Actually, the error wasn't seen on a previous version of elinks too for this Å when not opened with -dump. But error is always still seen with S with Caron (Š). So there is some difference in -dump and non-dump behavior. Let's try the S with Caron (Š) and its neighbors perhaps?

rkd77 commented 11 months ago

dump interprets document as html, normal view as plain text. You can check latest commits and show log. I'm slowly running out of ideas.

0-issue commented 11 months ago

@rkd77 Here's the log: chars.log. Not sure if it matters, here's the entire build log: build.log.

rkd77 commented 11 months ago

@amanvm, thanks, could you continue? I make mistake in commit log, but we are closer. git pull, compile and the same log.

0-issue commented 11 months ago

@rkd77 Sure, I am here to help. Here's the output chars.log, there are new compiler warnings not sure if they matter: build.log.

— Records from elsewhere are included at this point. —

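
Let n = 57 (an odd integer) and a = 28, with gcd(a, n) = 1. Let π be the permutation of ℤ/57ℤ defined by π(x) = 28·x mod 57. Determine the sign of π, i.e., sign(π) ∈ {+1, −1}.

+1

Orbit of 4 under x↦28x: [4, 55, 1, 28, 43, 7, 25]… (length divides ord_57(28)).
Cycle lengths of π_28 on ℤ/57ℤ: [9, 9, 9, 9, 9, 9, 1, 1, 1]; 9 cycles in total.
sign(π) = (−1)^{n − #cycles} = (−1)^{57−9} = (−1)^48 = +1.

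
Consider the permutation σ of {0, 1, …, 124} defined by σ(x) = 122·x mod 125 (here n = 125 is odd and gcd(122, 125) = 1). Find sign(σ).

Start at x=13: 13 → 86 → 117 → 24 → 53 → 91 → 102 → … (one orbit).
Cycle type of π: 100 + 20 + 4 + 1; total 4 cycles.
With 4 cycles on 125 points, sign = (−1)^{125−4} = -1.
Via Zolotarev, sign(π_{122}) = (122|125) = -1.

-1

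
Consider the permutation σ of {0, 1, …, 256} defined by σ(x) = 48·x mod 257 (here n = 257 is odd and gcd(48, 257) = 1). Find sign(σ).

-1

Start at x=85: 85 → 225 → 6 → 31 → 203 → 235 → 229 → … (one orbit).
2 cycles of lengths [256, 1].
n − c = 257 − 2 = 255; sign = (−1)^255 = -1.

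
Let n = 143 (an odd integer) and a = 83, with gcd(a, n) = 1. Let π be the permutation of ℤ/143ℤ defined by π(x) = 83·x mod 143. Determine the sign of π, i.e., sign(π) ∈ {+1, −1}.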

rkd77 commented 11 months ago

I guess isspace returns different results than on Linux. warnings don't matter here, at least not yet. Please rerun test.

0-issue commented 11 months ago

@rkd77 Here it is: chars.log, and build.log.

rkd77 commented 11 months ago

I added code for isspace. Could you check whether it works? You can redirect stderr to /dev/null

0-issue commented 11 months ago

@rkd77 It works well everywhere now! No tofus!

Btw, I would recommend you to mention this somewhere that users should close the other instances of elinks before they try their hands on a new version. If old version is open, the old behavior persists for some reason even with new binary. When I closed all old instances, the new binary's behavior kicked in. I know you have some socket file to communicate between elinks instances, not sure though how it is being used, couldn't find much info in documentation.

rkd77 commented 11 months ago

This commit was added to the master branch. Likely more characters must be added to isspace.

In docs there is info about sessions and elinks instances.